The third step is to identify ways to bridge the gap between what data you have and what data you need to get to the ideal set of data. This could be developing capabilities internally, such as hiring data scientists to collect the necessary data, or looking to third party data providers. In another article we address how firms should be thinking about third party data and what questions need to be asked of the providers.
The final step is to ensure that all data (legally) is available to all functions in the firm. This is also where a large push for analysis using advanced technologies needs to occur. Firms can begin to achieve tremendous insight through machine learning and artificial intelligence with the right kind of data. This insight often sets apart one company from competitors.
Is this really important?
We’ll end this article with an excerpt from an email that Jeff Bezos (founder and CEO of Amazon) sent to his team in 2002 – long before Amazon became the behemoth it is today) to highlight the importance of proper data integration. This article mandates that all developers of their internal systems make all their data available to everyone else in the organization. This is likely one of the major reasons Amazon has grown so rapidly.

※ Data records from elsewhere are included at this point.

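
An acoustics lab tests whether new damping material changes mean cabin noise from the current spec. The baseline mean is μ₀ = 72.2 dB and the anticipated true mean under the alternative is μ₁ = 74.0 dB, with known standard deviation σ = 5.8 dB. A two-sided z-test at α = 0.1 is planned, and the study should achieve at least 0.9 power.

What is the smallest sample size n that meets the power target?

Standardized effect: d = |μ₁ − μ₀| / σ = |74.0 − 72.2| / 5.8 = 0.3103
Set Φ(δ − 1.645) = 0.9; then δ − 1.645 = Φ⁻¹(0.9) = 1.282, giving δ = 2.926.
(The Φ(−δ − z_{α/2}) term is vanishingly small for δ > 0 and is dropped in the standard sample-size formula.)
δ = d·√n ⇒ n = (δ/d)² = (2.926 / 0.3103)² = 88.92.
Round up to the next whole unit.

n = 89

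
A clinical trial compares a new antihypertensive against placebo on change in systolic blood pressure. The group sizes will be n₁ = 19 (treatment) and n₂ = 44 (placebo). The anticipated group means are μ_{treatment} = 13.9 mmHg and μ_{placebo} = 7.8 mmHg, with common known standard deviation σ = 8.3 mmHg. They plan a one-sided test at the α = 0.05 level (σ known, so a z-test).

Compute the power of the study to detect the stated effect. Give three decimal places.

Standardized effect: d = |μ_{treatment} − μ_{placebo}| / σ = |13.9 − 7.8| / 8.3 = 0.7349
Noncentrality parameter: δ = d / √(1/n₁ + 1/n₂) = 0.7349 / √(1/19 + 1/44) = 2.6772
One-sided α = 0.05 → critical value z_{0.05} = 1.645.
Power = P(Z > 1.645 − δ) = Φ(1.032) = 0.8491.

Power ≈ 0.849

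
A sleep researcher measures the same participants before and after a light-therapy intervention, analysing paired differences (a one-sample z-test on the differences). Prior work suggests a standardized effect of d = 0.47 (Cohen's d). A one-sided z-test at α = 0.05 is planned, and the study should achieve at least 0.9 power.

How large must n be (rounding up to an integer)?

Set Φ(δ − 1.645) = 0.9; then δ − 1.645 = Φ⁻¹(0.9) = 1.282, giving δ = 2.926.
δ = d·√n ⇒ n = (δ/d)² = (2.926 / 0.47)² = 38.77.
Round up to the next whole unit.

n = 39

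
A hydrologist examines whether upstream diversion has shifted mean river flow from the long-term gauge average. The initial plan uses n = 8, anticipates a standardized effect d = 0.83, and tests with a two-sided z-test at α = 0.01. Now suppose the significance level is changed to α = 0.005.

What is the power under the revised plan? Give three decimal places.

Power ≈ 0.323

δ = d·√n = 0.83 × √8 = 2.3476 (unchanged). New critical value: z_{0.0025} = 2.807.
Revised power = Φ(δ − 2.807) + Φ(−δ − 2.807) = Φ(-0.459) + Φ(-5.155) = 0.3230 + 0.0000 = 0.3230.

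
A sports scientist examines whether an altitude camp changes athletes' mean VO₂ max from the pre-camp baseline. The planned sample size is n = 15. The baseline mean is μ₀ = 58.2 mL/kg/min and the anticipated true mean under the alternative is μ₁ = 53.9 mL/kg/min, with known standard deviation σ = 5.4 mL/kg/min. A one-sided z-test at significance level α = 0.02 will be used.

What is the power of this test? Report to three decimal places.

Standardized effect: d = |μ₁ − μ₀| / σ = |53.9 − 58.2| / 5.4 = 0.7963
Noncentrality parameter: δ = d·√n = 0.7963 × √15 = 3.0840
One-sided α = 0.02 → critical value z_{0.02} = 2.054.
Power = Φ(δ − 2.054) = Φ(1.030) = 0.8486.

Power ≈ 0.849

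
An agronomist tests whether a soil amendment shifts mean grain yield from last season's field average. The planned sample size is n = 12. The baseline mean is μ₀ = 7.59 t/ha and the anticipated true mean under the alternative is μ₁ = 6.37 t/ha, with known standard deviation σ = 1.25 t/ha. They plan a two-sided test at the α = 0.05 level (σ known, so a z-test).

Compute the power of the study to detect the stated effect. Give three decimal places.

Standardized effect: d = |μ₁ − μ₀| / σ = |6.37 − 7.59| / 1.25 = 0.9760
Noncentrality parameter: δ = d·√n = 0.9760 × √12 = 3.3810
Critical value for a two-sided test at α = 0.05: z_{α/2} = 1.960.
Power = Φ(δ − 1.960) + Φ(−δ − 1.960) = Φ(1.421) + Φ(-5.341) = 0.9223 + 0.0000 = 0.9223.

Power ≈ 0.922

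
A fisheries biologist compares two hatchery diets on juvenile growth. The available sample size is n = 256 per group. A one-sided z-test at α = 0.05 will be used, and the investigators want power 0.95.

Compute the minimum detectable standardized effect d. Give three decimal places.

Required noncentrality: δ = z_{0.05} + z_{0.05} = 1.645 + 1.645 = 3.290.
δ = d·√(n/2) ⇒ d = δ/√(n/2) = 3.290/√(256/2) = 0.2908.

d ≈ 0.291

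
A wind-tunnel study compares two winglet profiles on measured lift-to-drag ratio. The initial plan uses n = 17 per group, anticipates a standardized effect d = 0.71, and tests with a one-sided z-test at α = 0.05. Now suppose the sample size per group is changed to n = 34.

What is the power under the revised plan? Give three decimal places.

With n = 34 per group: δ = d·√(n/2) = 0.71 × √(34/2) = 2.9274. Critical value z_{0.05} = 1.645.
Revised power = P(Z > 1.645 − δ) = Φ(1.283) = 0.9002.

Power ≈ 0.900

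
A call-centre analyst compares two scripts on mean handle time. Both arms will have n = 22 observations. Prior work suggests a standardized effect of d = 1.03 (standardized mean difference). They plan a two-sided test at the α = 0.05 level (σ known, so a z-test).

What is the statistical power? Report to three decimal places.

Power ≈ 0.927

Noncentrality parameter: δ = d·√(n/2) = 1.03 × √(22/2) = 3.4161
Two-sided α = 0.05 → critical value z_{0.025} = 1.960.
Power = Φ(δ − 1.960) + Φ(−δ − 1.960) = Φ(1.456) + Φ(-5.376) = 0.9273 + 0.0000 = 0.9273.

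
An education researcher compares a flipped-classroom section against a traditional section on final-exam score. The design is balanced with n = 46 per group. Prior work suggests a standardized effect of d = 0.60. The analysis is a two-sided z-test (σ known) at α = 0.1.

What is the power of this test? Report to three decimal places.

Noncentrality parameter: δ = d·√(n/2) = 0.60 × √(46/2) = 2.8775
Two-sided α = 0.1 → critical value z_{0.05} = 1.645.
Power = Φ(δ − 1.645) + Φ(−δ − 1.645) = Φ(1.233) + Φ(-4.522) = 0.8911 + 0.0000 = 0.8911.

Power ≈ 0.891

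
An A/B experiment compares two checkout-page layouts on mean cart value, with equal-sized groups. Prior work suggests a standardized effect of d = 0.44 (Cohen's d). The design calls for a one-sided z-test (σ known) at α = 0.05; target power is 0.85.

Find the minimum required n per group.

n = 75 per group

Set Φ(δ − 1.645) = 0.85; then δ − 1.645 = Φ⁻¹(0.85) = 1.036, giving δ = 2.681.
δ = d·√(n/2) ⇒ n = 2(δ/d)² = 2 × (2.681 / 0.44)² = 74.27.
Round up to the next whole unit.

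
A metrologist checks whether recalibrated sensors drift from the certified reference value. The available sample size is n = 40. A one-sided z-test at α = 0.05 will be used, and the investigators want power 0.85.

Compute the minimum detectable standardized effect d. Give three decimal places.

d ≈ 0.424

Required noncentrality: δ = z_{0.05} + z_{0.15} = 1.645 + 1.036 = 2.681.
δ = d·√n ⇒ d = δ/√n = 2.681/√40 = 0.4239.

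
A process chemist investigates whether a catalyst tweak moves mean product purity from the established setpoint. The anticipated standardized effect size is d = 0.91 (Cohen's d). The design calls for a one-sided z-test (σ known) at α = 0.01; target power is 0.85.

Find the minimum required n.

n = 14

For power 0.85 need Φ(δ − z_{0.01}) = 0.85, so δ = z_{0.01} + z_{0.15} = 2.326 + 1.036 = 3.363.
δ = d·√n ⇒ n = (δ/d)² = (3.363 / 0.91)² = 13.66.
Round up to the next whole unit.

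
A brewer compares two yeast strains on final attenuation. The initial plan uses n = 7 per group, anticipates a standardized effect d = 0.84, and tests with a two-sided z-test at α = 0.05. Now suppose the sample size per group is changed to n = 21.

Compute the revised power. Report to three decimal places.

With n = 21 per group: δ = d·√(n/2) = 0.84 × √(21/2) = 2.7219. Critical value z_{0.025} = 1.960.
Revised power = Φ(δ − 1.960) + Φ(−δ − 1.960) = Φ(0.762) + Φ(-4.682) = 0.7770 + 0.0000 = 0.7770.

Power ≈ 0.777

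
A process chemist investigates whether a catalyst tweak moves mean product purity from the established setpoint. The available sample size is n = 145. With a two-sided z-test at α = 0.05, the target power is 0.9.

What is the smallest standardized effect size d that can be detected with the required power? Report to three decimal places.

Required noncentrality: δ = z_{0.025} + z_{0.10} = 1.960 + 1.282 = 3.242.
(Lower-tail contribution to power is negligible for δ > 0.)
δ = d·√n ⇒ d = δ/√n = 3.242/√145 = 0.2692.

d ≈ 0.269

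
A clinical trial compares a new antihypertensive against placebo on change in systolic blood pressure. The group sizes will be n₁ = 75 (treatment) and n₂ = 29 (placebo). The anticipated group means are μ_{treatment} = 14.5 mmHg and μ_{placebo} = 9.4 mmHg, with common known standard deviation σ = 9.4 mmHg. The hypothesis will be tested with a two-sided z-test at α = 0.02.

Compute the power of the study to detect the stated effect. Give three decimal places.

Standardized effect: d = |μ_{treatment} − μ_{placebo}| / σ = |14.5 − 9.4| / 9.4 = 0.5426
Noncentrality parameter: δ = d / √(1/n₁ + 1/n₂) = 0.5426 / √(1/75 + 1/29) = 2.4812
Two-sided α = 0.02 → critical value z_{0.01} = 2.326.
Power = Φ(δ − 2.326) + Φ(−δ − 2.326) = Φ(0.155) + Φ(-4.808) = 0.5615 + 0.0000 = 0.5615.

Power ≈ 0.562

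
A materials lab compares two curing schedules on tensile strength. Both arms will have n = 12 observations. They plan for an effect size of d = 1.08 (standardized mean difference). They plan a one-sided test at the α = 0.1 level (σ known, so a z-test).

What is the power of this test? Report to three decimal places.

Power ≈ 0.914

Noncentrality parameter: δ = d·√(n/2) = 1.08 × √(12/2) = 2.6454
Critical value for a one-sided test at α = 0.1: z_α = 1.282.
Power = Φ(δ − 1.282) = Φ(1.364) = 0.9137.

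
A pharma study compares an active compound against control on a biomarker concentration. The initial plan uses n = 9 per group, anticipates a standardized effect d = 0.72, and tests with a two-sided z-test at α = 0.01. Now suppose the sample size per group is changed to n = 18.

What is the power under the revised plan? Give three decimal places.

With n = 18 per group: δ = d·√(n/2) = 0.72 × √(18/2) = 2.1600. Critical value z_{0.005} = 2.576.
Revised power = Φ(δ − 2.576) + Φ(−δ − 2.576) = Φ(-0.416) + Φ(-4.736) = 0.3388 + 0.0000 = 0.3388.

Power ≈ 0.339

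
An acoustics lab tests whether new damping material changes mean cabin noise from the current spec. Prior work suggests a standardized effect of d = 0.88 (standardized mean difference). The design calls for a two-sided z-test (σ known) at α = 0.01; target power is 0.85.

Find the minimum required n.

n = 17

For power 0.85 need Φ(δ − z_{0.005}) = 0.85, so δ = z_{0.005} + z_{0.15} = 2.576 + 1.036 = 3.612.
(For δ > 0 the lower-tail rejection region contributes negligibly to power, so the one-term inversion is standard.)
δ = d·√n ⇒ n = (δ/d)² = (3.612 / 0.88)² = 16.85.
Round up to the next whole unit.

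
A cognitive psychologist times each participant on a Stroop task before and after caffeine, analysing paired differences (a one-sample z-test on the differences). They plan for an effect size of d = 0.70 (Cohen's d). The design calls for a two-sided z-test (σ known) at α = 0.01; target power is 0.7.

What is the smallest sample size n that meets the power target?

n = 20

Set Φ(δ − 2.576) = 0.7; then δ − 2.576 = Φ⁻¹(0.7) = 0.524, giving δ = 3.100.
(For δ > 0 the lower-tail rejection region contributes negligibly to power, so the one-term inversion is standard.)
δ = d·√n ⇒ n = (δ/d)² = (3.100 / 0.70)² = 19.62.
Round up to the next whole unit.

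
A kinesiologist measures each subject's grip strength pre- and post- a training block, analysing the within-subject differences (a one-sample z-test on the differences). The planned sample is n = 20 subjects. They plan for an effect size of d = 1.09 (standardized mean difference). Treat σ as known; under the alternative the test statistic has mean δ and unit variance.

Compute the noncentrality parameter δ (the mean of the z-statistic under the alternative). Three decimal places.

δ ≈ 4.875

δ = d·√n = 1.09 × √20 = 4.8746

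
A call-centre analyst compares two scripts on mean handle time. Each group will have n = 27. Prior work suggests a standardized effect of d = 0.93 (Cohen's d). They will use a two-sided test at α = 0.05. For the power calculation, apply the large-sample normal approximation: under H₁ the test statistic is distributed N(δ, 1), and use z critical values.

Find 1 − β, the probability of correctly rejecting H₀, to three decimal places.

Power ≈ 0.927

Noncentrality parameter: δ = d·√(n/2) = 0.93 × √(27/2) = 3.4170
Two-sided α = 0.05 → critical value z_{0.025} = 1.960.
Power = Φ(δ − 1.960) + Φ(−δ − 1.960) = Φ(1.457) + Φ(-5.377) = 0.9275 + 0.0000 = 0.9275.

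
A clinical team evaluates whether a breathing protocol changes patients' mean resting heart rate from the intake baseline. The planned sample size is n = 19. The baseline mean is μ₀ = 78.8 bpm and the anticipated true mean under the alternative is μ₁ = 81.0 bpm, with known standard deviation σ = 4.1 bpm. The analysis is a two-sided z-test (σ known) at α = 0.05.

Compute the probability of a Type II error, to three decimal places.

Standardized effect: d = |μ₁ − μ₀| / σ = |81.0 − 78.8| / 4.1 = 0.5366
Noncentrality parameter: δ = d·√n = 0.5366 × √19 = 2.3389
Critical value for a two-sided test at α = 0.05: z_{α/2} = 1.960.
Power = Φ(δ − 1.960) + Φ(−δ − 1.960) = Φ(0.379) + Φ(-4.299) = 0.6476 + 0.0000 = 0.6476.
Type II error: β = 1 − power = 1 − 0.6476 = 0.3524.

β ≈ 0.352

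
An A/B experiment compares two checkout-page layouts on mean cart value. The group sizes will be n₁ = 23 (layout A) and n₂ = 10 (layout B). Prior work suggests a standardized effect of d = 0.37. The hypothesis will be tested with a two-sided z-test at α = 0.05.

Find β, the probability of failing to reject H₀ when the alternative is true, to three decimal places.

Noncentrality parameter: δ = d / √(1/n₁ + 1/n₂) = 0.37 / √(1/23 + 1/10) = 0.9768
Critical value for a two-sided test at α = 0.05: z_{α/2} = 1.960.
Power = Φ(δ − 1.960) + Φ(−δ − 1.960) = Φ(-0.983) + Φ(-2.937) = 0.1628 + 0.0017 = 0.1644.
Type II error: β = 1 − power = 1 − 0.1644 = 0.8356.

β ≈ 0.836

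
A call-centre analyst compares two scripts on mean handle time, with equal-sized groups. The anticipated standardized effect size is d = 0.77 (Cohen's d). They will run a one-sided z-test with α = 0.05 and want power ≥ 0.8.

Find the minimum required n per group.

n = 21 per group

Set Φ(δ − 1.645) = 0.8; then δ − 1.645 = Φ⁻¹(0.8) = 0.842, giving δ = 2.486.
δ = d·√(n/2) ⇒ n = 2(δ/d)² = 2 × (2.486 / 0.77)² = 20.86.
Round up to the next whole unit.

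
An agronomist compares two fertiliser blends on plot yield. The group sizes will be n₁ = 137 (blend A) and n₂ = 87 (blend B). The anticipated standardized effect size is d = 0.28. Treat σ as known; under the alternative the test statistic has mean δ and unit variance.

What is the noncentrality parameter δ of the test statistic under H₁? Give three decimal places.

δ ≈ 2.042

The noncentrality parameter scales effect size by the design's sample-size factor: δ = d / √(1/n₁ + 1/n₂) = 0.28 / √(1/137 + 1/87) = 2.0425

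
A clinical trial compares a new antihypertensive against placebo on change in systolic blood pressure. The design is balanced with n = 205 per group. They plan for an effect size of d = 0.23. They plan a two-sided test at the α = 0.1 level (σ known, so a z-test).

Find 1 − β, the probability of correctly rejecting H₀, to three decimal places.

Power ≈ 0.753

Noncentrality parameter: δ = d·√(n/2) = 0.23 × √(205/2) = 2.3286
Critical value for a two-sided test at α = 0.1: z_{α/2} = 1.645.
Power = Φ(δ − 1.645) + Φ(−δ − 1.645) = Φ(0.684) + Φ(-3.973) = 0.7529 + 0.0000 = 0.7530.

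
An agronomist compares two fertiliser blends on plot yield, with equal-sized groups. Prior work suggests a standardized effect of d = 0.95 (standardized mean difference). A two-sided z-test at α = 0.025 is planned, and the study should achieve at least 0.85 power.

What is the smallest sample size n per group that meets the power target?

For power 0.85 need Φ(δ − z_{0.0125}) = 0.85, so δ = z_{0.0125} + z_{0.15} = 2.241 + 1.036 = 3.278.
(Ignoring the negligible lower-tail rejection probability gives the usual closed-form inversion.)
δ = d·√(n/2) ⇒ n = 2(δ/d)² = 2 × (3.278 / 0.95)² = 23.81.
Round up to the next whole unit.

n = 24 per group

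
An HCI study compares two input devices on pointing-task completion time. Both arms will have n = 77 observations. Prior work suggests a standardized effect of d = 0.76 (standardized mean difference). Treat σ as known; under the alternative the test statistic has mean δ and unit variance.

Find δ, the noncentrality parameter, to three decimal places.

The noncentrality parameter scales effect size by the design's sample-size factor: δ = d·√(n/2) = 0.76 × √(77/2) = 4.7157

δ ≈ 4.716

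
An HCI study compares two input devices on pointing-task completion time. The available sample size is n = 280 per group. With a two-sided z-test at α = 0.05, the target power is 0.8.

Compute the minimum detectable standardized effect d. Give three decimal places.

d ≈ 0.237

Required noncentrality: δ = z_{0.025} + z_{0.20} = 1.960 + 0.842 = 2.802.
(The second rejection-region term Φ(−δ − z_{α/2}) is negligible and dropped.)
δ = d·√(n/2) ⇒ d = δ/√(n/2) = 2.802/√(280/2) = 0.2368.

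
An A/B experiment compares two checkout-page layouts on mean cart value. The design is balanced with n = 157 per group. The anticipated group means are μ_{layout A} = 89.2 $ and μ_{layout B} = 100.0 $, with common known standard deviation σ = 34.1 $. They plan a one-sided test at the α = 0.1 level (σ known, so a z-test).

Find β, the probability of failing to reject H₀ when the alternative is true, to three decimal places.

Standardized effect: d = |μ_{layout A} − μ_{layout B}| / σ = |89.2 − 100.0| / 34.1 = 0.3167
Noncentrality parameter: δ = d·√(n/2) = 0.3167 × √(157/2) = 2.8061
Critical value for a one-sided test at α = 0.1: z_α = 1.282.
Power = Φ(δ − 1.282) = Φ(1.525) = 0.9363.
Type II error: β = 1 − power = 1 − 0.9363 = 0.0637.

β ≈ 0.064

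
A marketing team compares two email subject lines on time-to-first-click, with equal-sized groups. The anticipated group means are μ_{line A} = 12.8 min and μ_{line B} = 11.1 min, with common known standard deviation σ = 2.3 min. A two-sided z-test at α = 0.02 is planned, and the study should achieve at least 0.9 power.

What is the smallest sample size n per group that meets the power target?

Standardized effect: d = |μ_{line A} − μ_{line B}| / σ = |12.8 − 11.1| / 2.3 = 0.7391
Set Φ(δ − 2.326) = 0.9; then δ − 2.326 = Φ⁻¹(0.9) = 1.282, giving δ = 3.608.
(For δ > 0 the lower-tail rejection region contributes negligibly to power, so the one-term inversion is standard.)
δ = d·√(n/2) ⇒ n = 2(δ/d)² = 2 × (3.608 / 0.7391)² = 47.65.
Rounding up, n = 48 per group.

n = 48 per group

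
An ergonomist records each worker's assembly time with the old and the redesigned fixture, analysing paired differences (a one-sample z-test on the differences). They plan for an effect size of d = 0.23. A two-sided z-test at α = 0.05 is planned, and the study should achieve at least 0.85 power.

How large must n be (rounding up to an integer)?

n = 170

Set Φ(δ − 1.960) = 0.85; then δ − 1.960 = Φ⁻¹(0.85) = 1.036, giving δ = 2.996.
(Ignoring the negligible lower-tail rejection probability gives the usual closed-form inversion.)
δ = d·√n ⇒ n = (δ/d)² = (2.996 / 0.23)² = 169.72.
Round up to the next whole unit.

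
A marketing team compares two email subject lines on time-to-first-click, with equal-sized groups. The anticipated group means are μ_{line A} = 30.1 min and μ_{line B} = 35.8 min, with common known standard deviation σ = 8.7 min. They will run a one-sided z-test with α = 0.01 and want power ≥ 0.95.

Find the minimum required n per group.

n = 74 per group

Standardized effect: d = |μ_{line A} − μ_{line B}| / σ = |30.1 − 35.8| / 8.7 = 0.6552
Set Φ(δ − 2.326) = 0.95; then δ − 2.326 = Φ⁻¹(0.95) = 1.645, giving δ = 3.971.
δ = d·√(n/2) ⇒ n = 2(δ/d)² = 2 × (3.971 / 0.6552)² = 73.48.
Rounding up, n = 74 per group.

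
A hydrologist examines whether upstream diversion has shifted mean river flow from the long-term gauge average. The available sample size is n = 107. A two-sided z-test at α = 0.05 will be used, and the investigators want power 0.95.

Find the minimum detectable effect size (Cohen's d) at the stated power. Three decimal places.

Required noncentrality: δ = z_{0.025} + z_{0.05} = 1.960 + 1.645 = 3.605.
(Lower-tail contribution to power is negligible for δ > 0.)
δ = d·√n ⇒ d = δ/√n = 3.605/√107 = 0.3485.

d ≈ 0.348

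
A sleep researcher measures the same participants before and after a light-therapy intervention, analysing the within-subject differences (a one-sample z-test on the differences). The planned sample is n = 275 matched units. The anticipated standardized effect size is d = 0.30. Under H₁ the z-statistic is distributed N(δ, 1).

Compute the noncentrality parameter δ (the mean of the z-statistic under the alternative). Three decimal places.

δ ≈ 4.975

The noncentrality parameter scales effect size by the design's sample-size factor: δ = d·√n = 0.30 × √275 = 4.9749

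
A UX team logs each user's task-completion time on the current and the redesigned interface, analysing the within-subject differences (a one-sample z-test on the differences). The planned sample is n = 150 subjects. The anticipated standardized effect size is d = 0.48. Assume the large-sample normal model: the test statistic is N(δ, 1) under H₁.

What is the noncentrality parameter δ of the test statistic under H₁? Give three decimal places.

δ = d·√n = 0.48 × √150 = 5.8788

δ ≈ 5.879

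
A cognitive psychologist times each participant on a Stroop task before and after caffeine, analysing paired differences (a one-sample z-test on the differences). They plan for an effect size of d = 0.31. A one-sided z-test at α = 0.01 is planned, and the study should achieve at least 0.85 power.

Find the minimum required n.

For power 0.85 need Φ(δ − z_{0.01}) = 0.85, so δ = z_{0.01} + z_{0.15} = 2.326 + 1.036 = 3.363.
δ = d·√n ⇒ n = (δ/d)² = (3.363 / 0.31)² = 117.67.
Rounding up, n = 118.

n = 118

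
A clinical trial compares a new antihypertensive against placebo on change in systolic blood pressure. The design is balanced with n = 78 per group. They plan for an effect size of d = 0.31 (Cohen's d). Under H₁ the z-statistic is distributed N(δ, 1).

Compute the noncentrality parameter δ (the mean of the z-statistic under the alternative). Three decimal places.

δ = d·√(n/2) = 0.31 × √(78/2) = 1.9359

δ ≈ 1.936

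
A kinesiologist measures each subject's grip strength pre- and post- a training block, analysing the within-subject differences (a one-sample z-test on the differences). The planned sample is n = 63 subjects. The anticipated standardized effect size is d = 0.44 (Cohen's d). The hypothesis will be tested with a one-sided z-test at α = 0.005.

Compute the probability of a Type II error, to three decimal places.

β ≈ 0.180

Noncentrality parameter: δ = d·√n = 0.44 × √63 = 3.4924
One-sided α = 0.005 → critical value z_{0.005} = 2.576.
Power = P(Z > 2.576 − δ) = Φ(0.917) = 0.8203.
Type II error: β = 1 − power = 1 − 0.8203 = 0.1797.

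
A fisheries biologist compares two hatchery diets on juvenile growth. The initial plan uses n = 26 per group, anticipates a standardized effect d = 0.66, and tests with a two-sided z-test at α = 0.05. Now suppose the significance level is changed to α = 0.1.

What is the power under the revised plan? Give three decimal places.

Power ≈ 0.769

δ = d·√(n/2) = 0.66 × √(26/2) = 2.3797 (unchanged). New critical value: z_{0.05} = 1.645.
Revised power = Φ(δ − 1.645) + Φ(−δ − 1.645) = Φ(0.735) + Φ(-4.025) = 0.7688 + 0.0000 = 0.7688.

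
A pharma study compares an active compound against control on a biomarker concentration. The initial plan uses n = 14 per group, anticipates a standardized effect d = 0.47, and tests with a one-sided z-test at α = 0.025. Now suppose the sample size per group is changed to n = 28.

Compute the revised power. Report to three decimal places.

With n = 28 per group: δ = d·√(n/2) = 0.47 × √(28/2) = 1.7586. Critical value z_{0.025} = 1.960.
Revised power = P(Z > 1.960 − δ) = Φ(-0.201) = 0.4202.

Power ≈ 0.420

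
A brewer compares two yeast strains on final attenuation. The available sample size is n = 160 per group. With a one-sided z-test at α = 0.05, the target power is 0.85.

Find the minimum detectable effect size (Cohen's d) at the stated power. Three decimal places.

d ≈ 0.300

Required noncentrality: δ = z_{0.05} + z_{0.15} = 1.645 + 1.036 = 2.681.
δ = d·√(n/2) ⇒ d = δ/√(n/2) = 2.681/√(160/2) = 0.2998.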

- All teams will henceforth expose their data and functionality through service interfaces.
- Teams must communicate with each other through these interfaces.
- There will be on other form of interprocess communication allowed: no direct linking, no direct reads of another’s team’s data store, no-shared memory model, no back-doors whatsoever. The only communication allowed is via service interface calls over the network.
- It doesn’t matter what technology is used. HTTP, Corba, Pubsub, custom protocols – doesn’t matter.
- A;; service interfaces, without exception, must be designed from the ground up to be externalizable. That is to say, the team must plan and design to be able to expose the interface to developers in the outside world. No exceptions.
- Anyone who doesn’t do this will be fired.
About the Author
Josh Panknin is a Visiting Assistant Professor of Real Estate at New York University’s Schack Institute of Real Estate and an adjunct professor in the school of engineering at Columbia University. Prior to academics, Josh was Head of Credit Modeling and Analytics at Deutsche Bank’s secondary CMBS trading desk where he helped develop and implement automated models for valuing CMBS loans and bonds. He also spent time at the Ackman-Ziff Real Estate Group and in various other roles in research, acquisitions, and redevelopment. Josh has a master’s degree in finance from San Diego State University and a master’s degree in real estate finance from New York University’s Schack Institute of Real Estate.